Analyse the scientific evidence concerning the therapeutic effectiveness of different types of aerosoltherapy in children with asthma and in particular, space chambers, both in long-term treatment (chronic, long-term or disease modifier) and in emergency treatment (severe, symptomatic) in children of different ages.
Determine the prescription and use of inhalation chambers in asthmatic children in the Autonomous Basque Community, as well as the causes that explain their use.
In the light of the scientific evidence, the following conclusions may be drawn:
There is a need to carry out specific surveys in order to analyse the effectiveness of each combination between specific aerosols and chambers and for studies to be made to compare these combinations.
With regard to surveys of knowledge on this subject, these show that one in every three paediatricians who responded to the survey prescribes pressurised aerosols with space chambers for children of over 7 years of age when, unless the child shows problems of motor co-ordination, they should prescribe dry powder dispensers that are more efficient with smaller doses.
The current cost refunding system for several inhalation chambers represents a major added cost for family members who have to follow lengthy procedures to obtain these, and a major use of public resources due to the fact that Basque Government Inspectors must intervene in order to resolve every individual petition.

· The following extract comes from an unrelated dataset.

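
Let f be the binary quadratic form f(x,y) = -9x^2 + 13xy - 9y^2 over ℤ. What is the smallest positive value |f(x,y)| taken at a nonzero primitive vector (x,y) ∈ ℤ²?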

I is also seen that there are no unified criteria in the Inspections of different departments with regard to the criteria that justify the refunding of the cost in chambers not financed by the Social Security (S.S.).
In the light of existing surveys and the recommendations of the different scientific societies, it is considered reasonable make the following recommendations:
Likewise, the preparation and dissemination of explanatory material on the approach to infantile asthma and the role of the different space chambers in this, is considered to be of great interest.
Due to the fact that an increase has been detected in the use of inhalation chambers in pathologies other than infantile asthma it is necessary to clarify whether inhalation chambers (those financed by the S.S. And not) are effective in the treatment of illnesses other than infantile asthma, and whether these should be paid for by the public health system.
It is recommended that the Health Department should consider the possibilities, advantages and disadvantages of changing the cost refunding system for chambers not financed at this time by the S.S., as well as the harmonisation the criteria for provincial inspections with regard to criteria that justify refunding the cost for chambers not financed by the S.S.
It is also recommended that if suitability criteria are to be established for prescription and financing, this process should be done with the participation of the professional and scientific societies involved.